I was looking specifically for YA books to review, so I was browsing the teens and young adult sections when I came across a cover that looked more like the poster for Magic Mike than a YA novel and I thought there had to be some mistake. So I looked the book up on Amazon and found that no, it wasn’t a mistake. It’s a new YA book that’s slated to release in September and it’s about a boy who is determined not to be a virgin anymore when he enters the Coast Guard Academy. Except he’s gay. That’s right. Slated for release this fall is a whole group of books for YA readers (ages 13 and up) that focus on Lesbian, Gay, Bisexual and Transexual (LGBT) romances. More disturbing than that is the fact that it’s relatively ‘hidden’ that it’s a gay story. The cover art has three men with their shirts off on the front (it looks as if teenage boy’s faces were photoshopped onto grown men’s bodies) and on the back blurb, it talks about one of the boys being tempted by all the girls on the island. It’s not til nearly the end of the blurb that you realize another boy is gay and trying to have sex with another boy before he starts at the academy.
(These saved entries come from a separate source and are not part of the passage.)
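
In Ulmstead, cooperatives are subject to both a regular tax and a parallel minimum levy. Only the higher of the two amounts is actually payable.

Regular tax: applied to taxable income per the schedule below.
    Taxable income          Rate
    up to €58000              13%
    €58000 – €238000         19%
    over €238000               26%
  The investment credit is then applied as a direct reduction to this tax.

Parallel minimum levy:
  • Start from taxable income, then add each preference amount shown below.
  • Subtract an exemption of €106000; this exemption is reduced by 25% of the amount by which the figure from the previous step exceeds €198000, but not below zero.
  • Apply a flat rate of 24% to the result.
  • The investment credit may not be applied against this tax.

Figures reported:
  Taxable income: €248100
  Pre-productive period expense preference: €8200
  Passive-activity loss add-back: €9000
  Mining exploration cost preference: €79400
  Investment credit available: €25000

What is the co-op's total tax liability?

€66090

Parallel minimum levy:
  Adjusted income: €248100 + €8200 + €9000 + €79400 = €344700
  Exemption: €106000 − 25% × (€344700 − €198000) = €106000 − €36675 = €69325
  Base: €344700 − €69325 = €275375
  €275375 × 24% = €66090

Regular tax:
  €58000 × 13% = €7540
  €180000 × 19% = €34200
  €10100 × 26% = €2626
  → €44366
  Less investment credit €25000 → €19366

€66090 > €19366, so the parallel minimum levy is the binding amount.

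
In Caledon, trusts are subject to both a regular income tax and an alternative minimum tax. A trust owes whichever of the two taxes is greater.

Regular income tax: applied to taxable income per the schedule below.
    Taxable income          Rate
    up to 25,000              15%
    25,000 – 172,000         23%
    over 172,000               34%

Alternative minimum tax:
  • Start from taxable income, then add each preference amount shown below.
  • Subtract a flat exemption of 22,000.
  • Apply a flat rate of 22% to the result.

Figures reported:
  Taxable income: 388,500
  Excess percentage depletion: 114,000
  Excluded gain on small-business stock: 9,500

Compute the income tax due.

Alternative minimum tax:
  Adjusted income: 388,500 + 114,000 + 9,500 = 512,000
  Less exemption 22,000 → base 490,000
  490,000 × 22% = 107,800

Regular income tax:
  25,000 × 15% = 3,750
  147,000 × 23% = 33,810
  216,500 × 34% = 73,610
  → 111,170

111,170 > 107,800, so the regular income tax governs.

111,170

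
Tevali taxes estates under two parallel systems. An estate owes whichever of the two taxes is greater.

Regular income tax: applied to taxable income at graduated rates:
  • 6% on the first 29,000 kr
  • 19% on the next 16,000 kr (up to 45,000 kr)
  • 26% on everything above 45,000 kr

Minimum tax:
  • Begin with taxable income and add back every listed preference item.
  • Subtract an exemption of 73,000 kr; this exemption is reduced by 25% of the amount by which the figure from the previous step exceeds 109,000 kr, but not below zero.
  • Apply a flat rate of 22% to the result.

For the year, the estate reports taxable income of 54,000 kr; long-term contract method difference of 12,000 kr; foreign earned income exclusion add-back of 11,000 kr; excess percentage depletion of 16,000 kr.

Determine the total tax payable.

7,120 kr

Regular income tax:
  29,000 kr × 6% = 1,740 kr
  16,000 kr × 19% = 3,040 kr
  9,000 kr × 26% = 2,340 kr
  → 7,120 kr

Minimum tax:
  Adjusted income: 54,000 kr + 12,000 kr + 11,000 kr + 16,000 kr = 93,000 kr
  Exemption: 93,000 kr ≤ 109,000 kr, so full 73,000 kr applies
  Base: 93,000 kr − 73,000 kr = 20,000 kr
  20,000 kr × 22% = 4,400 kr

7,120 kr > 4,400 kr, so the regular income tax governs.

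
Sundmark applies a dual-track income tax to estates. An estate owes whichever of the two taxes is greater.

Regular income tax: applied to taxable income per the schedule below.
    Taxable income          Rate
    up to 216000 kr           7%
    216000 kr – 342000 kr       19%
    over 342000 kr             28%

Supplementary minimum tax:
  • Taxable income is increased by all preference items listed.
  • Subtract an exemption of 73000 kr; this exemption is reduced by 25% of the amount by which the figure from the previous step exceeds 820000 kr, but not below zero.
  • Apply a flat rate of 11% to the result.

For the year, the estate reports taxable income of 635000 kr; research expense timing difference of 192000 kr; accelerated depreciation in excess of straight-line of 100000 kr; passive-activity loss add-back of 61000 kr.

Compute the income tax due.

121100 kr

Regular income tax:
  216000 kr × 7% = 15120 kr
  126000 kr × 19% = 23940 kr
  293000 kr × 28% = 82040 kr
  → 121100 kr

Supplementary minimum tax:
  Adjusted income: 635000 kr + 192000 kr + 100000 kr + 61000 kr = 988000 kr
  Exemption: 73000 kr − 25% × (988000 kr − 820000 kr) = 73000 kr − 42000 kr = 31000 kr
  Base: 988000 kr − 31000 kr = 957000 kr
  957000 kr × 11% = 105270 kr

121100 kr > 105270 kr, so the regular income tax governs.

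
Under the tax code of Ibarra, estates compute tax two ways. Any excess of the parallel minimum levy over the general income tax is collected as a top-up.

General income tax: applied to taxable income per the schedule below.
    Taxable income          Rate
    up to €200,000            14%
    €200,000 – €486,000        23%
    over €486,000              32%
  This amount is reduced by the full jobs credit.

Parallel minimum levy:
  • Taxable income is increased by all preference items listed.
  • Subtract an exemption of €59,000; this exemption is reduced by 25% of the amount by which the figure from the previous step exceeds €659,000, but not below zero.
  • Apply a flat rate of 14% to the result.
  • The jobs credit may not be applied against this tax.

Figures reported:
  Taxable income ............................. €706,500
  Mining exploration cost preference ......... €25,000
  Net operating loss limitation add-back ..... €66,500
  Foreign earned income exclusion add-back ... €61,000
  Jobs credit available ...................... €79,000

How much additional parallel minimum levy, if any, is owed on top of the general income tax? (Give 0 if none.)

General income tax:
  €200,000 × 14% = €28,000
  €286,000 × 23% = €65,780
  €220,500 × 32% = €70,560
  → €164,340
  Less jobs credit €79,000 → €85,340

Parallel minimum levy:
  Adjusted income: €706,500 + €25,000 + €66,500 + €61,000 = €859,000
  Exemption: €59,000 − 25% × (€859,000 − €659,000) = €59,000 − €50,000 = €9,000
  Base: €859,000 − €9,000 = €850,000
  €850,000 × 14% = €119,000

Excess of parallel minimum levy over general income tax: €119,000 − €85,340 = €33,660.

€33,660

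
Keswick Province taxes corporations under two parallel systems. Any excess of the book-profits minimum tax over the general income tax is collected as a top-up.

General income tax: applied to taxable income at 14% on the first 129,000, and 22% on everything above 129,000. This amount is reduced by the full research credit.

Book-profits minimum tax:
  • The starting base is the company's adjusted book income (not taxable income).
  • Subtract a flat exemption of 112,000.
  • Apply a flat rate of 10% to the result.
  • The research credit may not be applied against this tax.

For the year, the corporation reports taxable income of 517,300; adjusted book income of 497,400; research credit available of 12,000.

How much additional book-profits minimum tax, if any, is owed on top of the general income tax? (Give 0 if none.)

0

General income tax:
  129,000 × 14% = 18,060
  388,300 × 22% = 85,426
  → 103,486
  Less research credit 12,000 → 91,486

Book-profits minimum tax:
  Base (adjusted book income): 497,400
  Less exemption 112,000 → base 385,400
  385,400 × 10% = 38,540

38,540 ≤ 91,486, so no add-on is due.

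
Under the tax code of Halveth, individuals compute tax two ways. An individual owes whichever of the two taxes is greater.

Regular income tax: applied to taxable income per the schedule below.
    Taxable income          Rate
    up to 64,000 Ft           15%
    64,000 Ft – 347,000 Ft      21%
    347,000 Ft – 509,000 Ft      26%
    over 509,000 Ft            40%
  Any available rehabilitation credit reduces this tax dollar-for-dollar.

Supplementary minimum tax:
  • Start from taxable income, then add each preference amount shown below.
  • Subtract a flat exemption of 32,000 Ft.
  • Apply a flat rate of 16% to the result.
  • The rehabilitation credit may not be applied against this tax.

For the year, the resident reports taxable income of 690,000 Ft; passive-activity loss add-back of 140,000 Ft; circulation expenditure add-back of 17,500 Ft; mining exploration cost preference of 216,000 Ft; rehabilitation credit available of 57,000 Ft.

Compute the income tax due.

Regular income tax:
  64,000 Ft × 15% = 9,600 Ft
  283,000 Ft × 21% = 59,430 Ft
  162,000 Ft × 26% = 42,120 Ft
  181,000 Ft × 40% = 72,400 Ft
  → 183,550 Ft
  Less rehabilitation credit 57,000 Ft → 126,550 Ft

Supplementary minimum tax:
  Adjusted income: 690,000 Ft + 140,000 Ft + 17,500 Ft + 216,000 Ft = 1,063,500 Ft
  Less exemption 32,000 Ft → base 1,031,500 Ft
  1,031,500 Ft × 16% = 165,040 Ft

165,040 Ft > 126,550 Ft, so the supplementary minimum tax is the binding amount.

165,040 Ft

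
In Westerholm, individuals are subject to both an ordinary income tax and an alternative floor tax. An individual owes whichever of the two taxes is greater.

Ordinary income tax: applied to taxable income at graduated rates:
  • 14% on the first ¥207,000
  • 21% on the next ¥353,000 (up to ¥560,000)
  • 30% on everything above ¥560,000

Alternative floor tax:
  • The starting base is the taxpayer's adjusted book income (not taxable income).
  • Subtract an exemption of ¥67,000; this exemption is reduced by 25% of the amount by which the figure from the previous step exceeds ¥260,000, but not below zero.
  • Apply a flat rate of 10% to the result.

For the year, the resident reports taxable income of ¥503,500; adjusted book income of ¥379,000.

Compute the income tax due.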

In doing some more research, I discovered that the publishing company specializes in Gay and Lesbian romance and love stories and that most of their stories are romance. Here’s a small blurb taken from the company’s website:
“(site name redacted) are all about romances: focused reads presenting passion, sexual attraction, and compelling connections in a tightly written, engaging package. Our Young Adult line…features a protagonist aged 14-21 in stories within all fiction genres that delve into questions of identity, gender, sexuality, self-esteem, peer relationships, ethics, and life issues. (Name redacted) our newest line, offers erotica for every pleasure.”
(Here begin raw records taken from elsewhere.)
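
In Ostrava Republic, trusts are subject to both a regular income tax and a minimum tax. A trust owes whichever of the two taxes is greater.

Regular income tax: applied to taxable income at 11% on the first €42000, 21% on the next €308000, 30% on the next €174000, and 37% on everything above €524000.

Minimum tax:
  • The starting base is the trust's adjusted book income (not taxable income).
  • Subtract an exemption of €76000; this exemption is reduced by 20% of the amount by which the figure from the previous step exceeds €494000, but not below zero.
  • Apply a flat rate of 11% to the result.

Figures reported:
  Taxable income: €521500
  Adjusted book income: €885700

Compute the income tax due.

Regular income tax:
  €42000 × 11% = €4620
  €308000 × 21% = €64680
  €171500 × 30% = €51450
  → €120750

Minimum tax:
  Base (adjusted book income): €885700
  Exemption: 20% × (€885700 − €494000) = €78340 ≥ €76000, so the exemption is fully phased out
  Base: €885700 − €0 = €885700
  €885700 × 11% = €97427

€120750 > €97427, so the regular income tax governs.

€120750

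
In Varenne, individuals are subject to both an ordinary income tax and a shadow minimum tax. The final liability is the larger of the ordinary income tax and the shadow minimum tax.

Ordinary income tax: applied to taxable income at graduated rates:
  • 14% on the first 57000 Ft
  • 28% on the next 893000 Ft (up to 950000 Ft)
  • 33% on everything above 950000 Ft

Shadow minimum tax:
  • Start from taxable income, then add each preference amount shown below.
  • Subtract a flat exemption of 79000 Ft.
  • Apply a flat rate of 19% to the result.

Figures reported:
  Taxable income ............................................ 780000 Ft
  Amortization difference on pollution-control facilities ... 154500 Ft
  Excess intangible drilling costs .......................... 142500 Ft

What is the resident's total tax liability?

Ordinary income tax:
  57000 Ft × 14% = 7980 Ft
  723000 Ft × 28% = 202440 Ft
  → 210420 Ft

Shadow minimum tax:
  Adjusted income: 780000 Ft + 154500 Ft + 142500 Ft = 1077000 Ft
  Less exemption 79000 Ft → base 998000 Ft
  998000 Ft × 19% = 189620 Ft

210420 Ft > 189620 Ft, so the ordinary income tax governs.

210420 Ft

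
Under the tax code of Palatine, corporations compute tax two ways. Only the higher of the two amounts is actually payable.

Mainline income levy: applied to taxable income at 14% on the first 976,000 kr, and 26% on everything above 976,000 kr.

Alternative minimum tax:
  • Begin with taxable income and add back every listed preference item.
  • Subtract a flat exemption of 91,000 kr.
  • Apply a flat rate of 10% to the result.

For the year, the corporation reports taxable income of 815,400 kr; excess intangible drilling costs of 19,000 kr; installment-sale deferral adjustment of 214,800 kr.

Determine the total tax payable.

114,156 kr

Alternative minimum tax:
  Adjusted income: 815,400 kr + 19,000 kr + 214,800 kr = 1,049,200 kr
  Less exemption 91,000 kr → base 958,200 kr
  958,200 kr × 10% = 95,820 kr

Mainline income levy:
  815,400 kr × 14% = 114,156 kr

114,156 kr > 95,820 kr, so the mainline income levy governs.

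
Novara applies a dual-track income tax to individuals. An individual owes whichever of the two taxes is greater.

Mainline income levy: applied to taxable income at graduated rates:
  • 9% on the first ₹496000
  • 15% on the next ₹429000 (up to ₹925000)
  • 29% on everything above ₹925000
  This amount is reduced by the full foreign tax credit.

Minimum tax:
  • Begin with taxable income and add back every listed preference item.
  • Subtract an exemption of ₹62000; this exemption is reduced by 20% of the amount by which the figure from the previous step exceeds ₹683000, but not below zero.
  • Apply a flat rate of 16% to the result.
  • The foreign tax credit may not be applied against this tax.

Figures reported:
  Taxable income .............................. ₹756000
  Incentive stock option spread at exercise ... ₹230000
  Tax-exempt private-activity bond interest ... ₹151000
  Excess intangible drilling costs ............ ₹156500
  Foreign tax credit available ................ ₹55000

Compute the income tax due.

₹206960

Mainline income levy:
  ₹496000 × 9% = ₹44640
  ₹260000 × 15% = ₹39000
  → ₹83640
  Less foreign tax credit ₹55000 → ₹28640

Minimum tax:
  Adjusted income: ₹756000 + ₹230000 + ₹151000 + ₹156500 = ₹1293500
  Exemption: 20% × (₹1293500 − ₹683000) = ₹122100 ≥ ₹62000, so the exemption is fully phased out
  Base: ₹1293500 − ₹0 = ₹1293500
  ₹1293500 × 16% = ₹206960

₹206960 > ₹28640, so the minimum tax is the binding amount.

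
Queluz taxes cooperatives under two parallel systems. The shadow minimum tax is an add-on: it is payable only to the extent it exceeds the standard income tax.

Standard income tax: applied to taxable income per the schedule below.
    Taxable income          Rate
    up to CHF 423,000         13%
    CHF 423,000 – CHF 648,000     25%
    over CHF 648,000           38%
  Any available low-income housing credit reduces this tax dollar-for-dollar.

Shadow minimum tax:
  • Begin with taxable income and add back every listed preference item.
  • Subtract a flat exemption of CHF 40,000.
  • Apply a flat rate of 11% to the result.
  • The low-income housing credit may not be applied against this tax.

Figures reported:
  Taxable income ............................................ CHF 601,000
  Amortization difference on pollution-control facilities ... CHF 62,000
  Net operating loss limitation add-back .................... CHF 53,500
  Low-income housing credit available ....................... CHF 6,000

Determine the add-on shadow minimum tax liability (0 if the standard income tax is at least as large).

CHF 0

Standard income tax:
  CHF 423,000 × 13% = CHF 54,990
  CHF 178,000 × 25% = CHF 44,500
  → CHF 99,490
  Less low-income housing credit CHF 6,000 → CHF 93,490

Shadow minimum tax:
  Adjusted income: CHF 601,000 + CHF 62,000 + CHF 53,500 = CHF 716,500
  Less exemption CHF 40,000 → base CHF 676,500
  CHF 676,500 × 11% = CHF 74,415

CHF 74,415 ≤ CHF 93,490, so no add-on is due.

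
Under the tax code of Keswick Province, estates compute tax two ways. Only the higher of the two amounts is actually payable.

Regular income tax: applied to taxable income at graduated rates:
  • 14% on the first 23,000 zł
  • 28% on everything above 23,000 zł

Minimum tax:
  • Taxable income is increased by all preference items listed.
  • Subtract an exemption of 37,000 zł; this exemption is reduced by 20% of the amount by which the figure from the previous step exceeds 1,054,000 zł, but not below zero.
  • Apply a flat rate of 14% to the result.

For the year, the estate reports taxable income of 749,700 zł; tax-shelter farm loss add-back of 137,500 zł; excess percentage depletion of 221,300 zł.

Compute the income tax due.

206,696 zł

Minimum tax:
  Adjusted income: 749,700 zł + 137,500 zł + 221,300 zł = 1,108,500 zł
  Exemption: 37,000 zł − 20% × (1,108,500 zł − 1,054,000 zł) = 37,000 zł − 10,900 zł = 26,100 zł
  Base: 1,108,500 zł − 26,100 zł = 1,082,400 zł
  1,082,400 zł × 14% = 151,536 zł

Regular income tax:
  23,000 zł × 14% = 3,220 zł
  726,700 zł × 28% = 203,476 zł
  → 206,696 zł

206,696 zł > 151,536 zł, so the regular income tax governs.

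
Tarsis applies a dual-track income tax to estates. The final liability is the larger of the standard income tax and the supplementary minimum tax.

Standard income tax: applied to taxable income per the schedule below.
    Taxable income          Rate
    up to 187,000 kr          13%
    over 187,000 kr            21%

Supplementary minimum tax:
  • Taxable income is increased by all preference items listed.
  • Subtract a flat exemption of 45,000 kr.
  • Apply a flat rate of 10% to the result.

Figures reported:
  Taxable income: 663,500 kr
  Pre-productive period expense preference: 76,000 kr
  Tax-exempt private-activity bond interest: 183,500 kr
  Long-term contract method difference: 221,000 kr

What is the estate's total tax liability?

Supplementary minimum tax:
  Adjusted income: 663,500 kr + 76,000 kr + 183,500 kr + 221,000 kr = 1,144,000 kr
  Less exemption 45,000 kr → base 1,099,000 kr
  1,099,000 kr × 10% = 109,900 kr

Standard income tax:
  187,000 kr × 13% = 24,310 kr
  476,500 kr × 21% = 100,065 kr
  → 124,375 kr

124,375 kr > 109,900 kr, so the standard income tax governs.

124,375 kr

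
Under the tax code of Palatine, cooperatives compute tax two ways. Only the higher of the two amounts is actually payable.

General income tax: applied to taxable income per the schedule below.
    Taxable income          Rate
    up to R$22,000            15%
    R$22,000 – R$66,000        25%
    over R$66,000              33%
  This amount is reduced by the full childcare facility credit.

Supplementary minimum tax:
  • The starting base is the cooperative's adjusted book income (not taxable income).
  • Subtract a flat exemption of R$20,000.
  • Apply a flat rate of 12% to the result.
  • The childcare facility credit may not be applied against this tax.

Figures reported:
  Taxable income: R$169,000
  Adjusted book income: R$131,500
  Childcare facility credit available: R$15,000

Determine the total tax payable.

General income tax:
  R$22,000 × 15% = R$3,300
  R$44,000 × 25% = R$11,000
  R$103,000 × 33% = R$33,990
  → R$48,290
  Less childcare facility credit R$15,000 → R$33,290

Supplementary minimum tax:
  Base (adjusted book income): R$131,500
  Less exemption R$20,000 → base R$111,500
  R$111,500 × 12% = R$13,380

R$33,290 > R$13,380, so the general income tax governs.

R$33,290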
If this were only one company with releases pushing into the YA Market, I’d be less concerned. But in truth, there’s a whole group of them – all coming from different publishers – that will be released into the YA market this fall. And a majority of them haven’t openly advertised right away that they are LGBT books. For example, you won’t find two boys on the front cover kissing or two girls on the front cover wrapped in embrace. What you’ll find is a book that looks like it could come from any publisher anywhere – with engaging photos of teenagers on the front in some activity. It’s not until you do a little more research into what the book is about that you’ll find it’s actually LGBT. In many instances, like the one above, even the blurbs seem harmless until you get to the very end or two one or two sentences in the book itself.
It’s obvious that there’s a deceptive policy going on here when the true plotlines of the books are ‘hidden’ at the bottom of the blurbs or even inside the book. Spending a paragraph talking about a girl finding her one true love and then as the very last phrase in the blurb, pointing out that her one true love is a girl – isn’t up front or honest about what people are going to find.
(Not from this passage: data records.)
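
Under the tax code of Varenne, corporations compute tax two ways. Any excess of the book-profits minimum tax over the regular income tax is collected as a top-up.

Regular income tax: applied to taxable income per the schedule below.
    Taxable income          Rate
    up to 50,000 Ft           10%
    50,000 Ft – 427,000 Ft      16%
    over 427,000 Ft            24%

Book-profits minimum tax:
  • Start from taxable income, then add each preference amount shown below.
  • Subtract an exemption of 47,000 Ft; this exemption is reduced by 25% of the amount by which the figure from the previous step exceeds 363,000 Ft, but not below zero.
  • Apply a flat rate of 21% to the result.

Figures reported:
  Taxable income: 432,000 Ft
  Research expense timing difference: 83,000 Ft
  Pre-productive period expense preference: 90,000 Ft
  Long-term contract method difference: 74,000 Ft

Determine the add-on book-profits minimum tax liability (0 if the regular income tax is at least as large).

Regular income tax:
  50,000 Ft × 10% = 5,000 Ft
  377,000 Ft × 16% = 60,320 Ft
  5,000 Ft × 24% = 1,200 Ft
  → 66,520 Ft

Book-profits minimum tax:
  Adjusted income: 432,000 Ft + 83,000 Ft + 90,000 Ft + 74,000 Ft = 679,000 Ft
  Exemption: 25% × (679,000 Ft − 363,000 Ft) = 79,000 Ft ≥ 47,000 Ft, so the exemption is fully phased out
  Base: 679,000 Ft − 0 Ft = 679,000 Ft
  679,000 Ft × 21% = 142,590 Ft

Excess of book-profits minimum tax over regular income tax: 142,590 Ft − 66,520 Ft = 76,070 Ft.

76,070 Ft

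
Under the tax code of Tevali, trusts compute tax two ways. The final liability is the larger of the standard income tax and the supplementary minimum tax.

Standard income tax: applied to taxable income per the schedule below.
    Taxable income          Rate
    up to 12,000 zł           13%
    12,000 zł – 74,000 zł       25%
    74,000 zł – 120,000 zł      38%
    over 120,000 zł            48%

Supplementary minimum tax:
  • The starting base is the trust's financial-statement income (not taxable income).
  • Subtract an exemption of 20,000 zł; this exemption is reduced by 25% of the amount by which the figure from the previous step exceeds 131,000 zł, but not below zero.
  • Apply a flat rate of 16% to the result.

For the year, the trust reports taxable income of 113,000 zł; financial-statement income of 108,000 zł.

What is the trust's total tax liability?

31,880 zł

Supplementary minimum tax:
  Base (financial-statement income): 108,000 zł
  Exemption: 108,000 zł ≤ 131,000 zł, so full 20,000 zł applies
  Base: 108,000 zł − 20,000 zł = 88,000 zł
  88,000 zł × 16% = 14,080 zł

Standard income tax:
  12,000 zł × 13% = 1,560 zł
  62,000 zł × 25% = 15,500 zł
  39,000 zł × 38% = 14,820 zł
  → 31,880 zł

31,880 zł > 14,080 zł, so the standard income tax governs.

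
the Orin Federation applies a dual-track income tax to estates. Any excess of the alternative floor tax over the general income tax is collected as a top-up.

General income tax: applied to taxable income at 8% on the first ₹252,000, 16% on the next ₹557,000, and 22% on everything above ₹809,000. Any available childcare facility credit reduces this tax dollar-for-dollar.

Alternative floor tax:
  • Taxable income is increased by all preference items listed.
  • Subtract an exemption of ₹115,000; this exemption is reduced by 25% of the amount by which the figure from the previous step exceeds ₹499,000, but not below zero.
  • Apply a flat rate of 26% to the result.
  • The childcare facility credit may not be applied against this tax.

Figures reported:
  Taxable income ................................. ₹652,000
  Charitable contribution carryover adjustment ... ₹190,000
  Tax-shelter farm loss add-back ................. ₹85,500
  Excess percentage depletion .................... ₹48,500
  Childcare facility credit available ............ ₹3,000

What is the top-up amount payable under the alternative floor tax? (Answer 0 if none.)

General income tax:
  ₹252,000 × 8% = ₹20,160
  ₹400,000 × 16% = ₹64,000
  → ₹84,160
  Less childcare facility credit ₹3,000 → ₹81,160

Alternative floor tax:
  Adjusted income: ₹652,000 + ₹190,000 + ₹85,500 + ₹48,500 = ₹976,000
  Exemption: 25% × (₹976,000 − ₹499,000) = ₹119,250 ≥ ₹115,000, so the exemption is fully phased out
  Base: ₹976,000 − ₹0 = ₹976,000
  ₹976,000 × 26% = ₹253,760

Excess of alternative floor tax over general income tax: ₹253,760 − ₹81,160 = ₹172,600.

₹172,600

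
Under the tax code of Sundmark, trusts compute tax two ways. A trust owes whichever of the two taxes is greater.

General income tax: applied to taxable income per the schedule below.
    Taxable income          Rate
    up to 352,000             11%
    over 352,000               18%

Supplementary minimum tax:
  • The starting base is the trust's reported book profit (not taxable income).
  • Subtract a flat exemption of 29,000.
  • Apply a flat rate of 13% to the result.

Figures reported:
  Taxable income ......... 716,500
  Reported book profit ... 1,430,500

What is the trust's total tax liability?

General income tax:
  352,000 × 11% = 38,720
  364,500 × 18% = 65,610
  → 104,330

Supplementary minimum tax:
  Base (reported book profit): 1,430,500
  Less exemption 29,000 → base 1,401,500
  1,401,500 × 13% = 182,195

182,195 > 104,330, so the supplementary minimum tax is the binding amount.

182,195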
These books are targeting young readers (As I mentioned earlier, the recommended age on the book I’d discovered was for 13 years and up.) and there are many of them set to release within the next few months.
How can you be sure of what your kids are reading? Here are a few tips:
- Read the back blurbs very carefully – all the way to the end. As mentioned in this article, sometimes the relevant facts and information were left until the very last sentence.
- Research the author or publisher very carefully first. Check websites. You’ll know right away what their missions or goals are and whether they fit with your own.
- If it’s a sequel, look up the first book and see what people had to say.
- Check with a website you trust (like Radiant Lit) to see what the books are like. We are reading the books so you don’t have to. We give honest reviews and opinions that let you know exactly what to expect in the books.
The biggest and most important tip is to STAY INVOLVED with your kids. It’s not easy. They’re being talked to from every angle and viewpoint these days and they’re getting conflicting messages. It’s not easy. Did I already say that? But it’s so worth it!